— Да у тебя всегда есть деньги только на твою тупую рыбалку, а как меня куда-нибудь сводить, даже в ту же кафешку, так нет! Ты же постоянно на новое оборудование себе откладываешь! Меня это уже достало!
Слова, резкие и колючие, вылетели изо рта Ольги и ударились о стены комнаты, заставленной атрибутами чужого счастья. Она стояла посреди этого храма рыболовного бога, и её фигура в простом домашнем платье казалась неуместной и чужеродной. Вокруг, на диване, на полу, на журнальном столике, лежали священные реликвии: катушки, блестящие холодным металлическим блеском, коробки с воблерами, похожими на диковинных тропических насекомых, аккуратные мотки лески и новенький, ещё пахнущий заводской смазкой эхолот.
Она только что закончила паковать его походный рюкзак, засунув термос и пару сменных носков между складным ножом и упаковкой влажных салфеток. Эта рутинная забота показалась ей сейчас верхом унижения.
Андрей, сидевший на полу, даже не сразу отреагировал. Он был полностью поглощён созерцанием своего нового спиннинга. Углепластиковое удилище, лёгкое, как пух, и дорогое, как половина её годовой зарплаты, лежало на его коленях. Он медленно, с почти отцовской нежностью, протирал его мягкой замшевой тряпочкой, любуясь тем, как свет от лампы играет на чёрной лакированной поверхности.

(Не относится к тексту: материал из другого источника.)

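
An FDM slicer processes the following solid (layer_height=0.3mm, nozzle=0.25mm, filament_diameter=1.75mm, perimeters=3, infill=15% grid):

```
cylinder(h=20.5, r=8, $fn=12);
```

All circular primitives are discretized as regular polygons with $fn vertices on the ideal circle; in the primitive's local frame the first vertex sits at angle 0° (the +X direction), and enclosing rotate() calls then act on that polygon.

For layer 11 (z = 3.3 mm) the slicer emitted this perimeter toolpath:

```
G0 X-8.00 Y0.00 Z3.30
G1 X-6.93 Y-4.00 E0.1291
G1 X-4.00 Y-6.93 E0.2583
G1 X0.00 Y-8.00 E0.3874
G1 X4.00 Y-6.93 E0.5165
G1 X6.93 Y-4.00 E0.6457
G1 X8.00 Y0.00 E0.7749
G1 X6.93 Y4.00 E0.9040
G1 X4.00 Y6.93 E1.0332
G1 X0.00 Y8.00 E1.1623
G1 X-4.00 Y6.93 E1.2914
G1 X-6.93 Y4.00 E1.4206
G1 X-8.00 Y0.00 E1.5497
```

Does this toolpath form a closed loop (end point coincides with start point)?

yes

Start point (G0): (-8.00, 0.00). End point (last G1): the path returns to the start — closed.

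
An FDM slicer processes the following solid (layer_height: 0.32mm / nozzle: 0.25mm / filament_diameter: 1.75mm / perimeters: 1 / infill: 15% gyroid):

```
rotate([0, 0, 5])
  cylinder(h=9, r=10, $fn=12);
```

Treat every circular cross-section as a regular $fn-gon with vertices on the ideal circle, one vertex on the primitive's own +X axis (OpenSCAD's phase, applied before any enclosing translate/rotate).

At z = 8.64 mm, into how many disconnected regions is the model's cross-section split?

1

At z = 8.64 mm: the r=10 cylinder contributes a regular 12-gon of circumradius 10; (rotated 5° about Z; rotation is an isometry so areas/perimeters/island counts are preserved). The result has 1 disconnected region.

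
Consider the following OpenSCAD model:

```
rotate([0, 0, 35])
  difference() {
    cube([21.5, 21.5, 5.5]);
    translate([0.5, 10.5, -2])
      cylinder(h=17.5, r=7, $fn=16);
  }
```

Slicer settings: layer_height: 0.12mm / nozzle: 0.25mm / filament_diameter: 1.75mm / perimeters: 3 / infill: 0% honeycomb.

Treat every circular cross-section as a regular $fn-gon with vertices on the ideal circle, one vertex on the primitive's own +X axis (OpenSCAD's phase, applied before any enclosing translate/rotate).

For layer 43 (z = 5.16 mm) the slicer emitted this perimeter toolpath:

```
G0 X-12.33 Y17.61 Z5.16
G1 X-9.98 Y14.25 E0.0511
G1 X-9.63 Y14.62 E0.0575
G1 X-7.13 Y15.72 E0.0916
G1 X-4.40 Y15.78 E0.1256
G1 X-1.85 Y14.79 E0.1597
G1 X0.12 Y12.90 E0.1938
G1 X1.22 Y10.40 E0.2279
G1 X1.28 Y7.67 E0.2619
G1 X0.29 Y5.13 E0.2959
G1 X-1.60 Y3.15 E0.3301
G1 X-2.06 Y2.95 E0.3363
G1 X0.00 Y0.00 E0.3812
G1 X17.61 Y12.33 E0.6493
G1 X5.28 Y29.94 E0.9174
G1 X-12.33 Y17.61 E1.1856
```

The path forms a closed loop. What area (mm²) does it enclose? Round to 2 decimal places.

Apply the shoelace formula to the sequence of (X, Y) vertices; enclosed area = 380.21 mm².

380.21 mm²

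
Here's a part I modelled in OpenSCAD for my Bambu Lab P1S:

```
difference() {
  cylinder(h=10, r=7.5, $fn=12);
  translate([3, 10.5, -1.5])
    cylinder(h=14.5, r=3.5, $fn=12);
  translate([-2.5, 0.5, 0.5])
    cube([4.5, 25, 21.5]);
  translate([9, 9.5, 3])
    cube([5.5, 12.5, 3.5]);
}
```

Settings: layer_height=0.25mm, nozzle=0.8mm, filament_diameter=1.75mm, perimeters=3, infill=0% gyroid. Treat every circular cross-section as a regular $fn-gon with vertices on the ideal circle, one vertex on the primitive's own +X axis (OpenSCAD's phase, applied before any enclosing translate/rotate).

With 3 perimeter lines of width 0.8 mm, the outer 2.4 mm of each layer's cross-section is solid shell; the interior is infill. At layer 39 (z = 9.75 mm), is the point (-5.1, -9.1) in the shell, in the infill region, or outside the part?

At z = 9.75 mm: the cylinder: section is a regular 12-gon, circumradius r=7.5; the r=3.5 cylinder at (3, 10.5) gives a regular 12-gon of circumradius 3.5 (constant along its height); the cube at (-2.5, 0.5) (footprint 4.5×25) is included at this height; the cube at (9, 9.5) does not reach this height (z outside [3, 6.5]); Taking the first minus the rest: starting from the r=7.5 cylinder, the r=3.5 cylinder at (3, 10.5) misses the remaining region (no effect); the 4.5×25 cube at (-2.5, 0.5) partially overlaps it — only the 30.13 mm² overlap (of its 112.50 mm²) is removed, clipping the outline — 1 connected region. Overall, the cross-section is a single solid region. The nearest boundary edge runs (-0.00, -7.50)→(-3.75, -6.50); distance from the point to it = 2.93 mm. The point is not inside any of the regions above, so it lies outside the cross-section (2.93 mm from the nearest boundary).

outside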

— Оль, ну не начинай, а? — проговорил он, не отрывая взгляда от своего сокровища. Его голос был спокойным, чуть утомлённым, как у человека, которого отвлекают от важного дела по пустякам. — Пятница, вечер. Отличное настроение. Зачем всё портить?
— Это я порчу настроение?! — Ольга сделала шаг вперёд, пересекая невидимую границу его личного пространства. Её тень легла на разложенные снасти. — Я тебя попросила завтра в кино сходить. Не на Мальдивы слетать, не шубу мне купить, а просто в кино! Ты сказал, что мы сейчас должны экономить. Экономить на чём, Андрей?! На мне?! Чтобы ты мог купить вот это всё и свою лодку, которую ты завтра потащишься обкатывать со своими дружками?
Он наконец поднял на неё глаза. Во взгляде читалось лёгкое, почти брезгливое раздражение. Он аккуратно, словно боясь разбудить, положил спиннинг на диван, подальше от неё.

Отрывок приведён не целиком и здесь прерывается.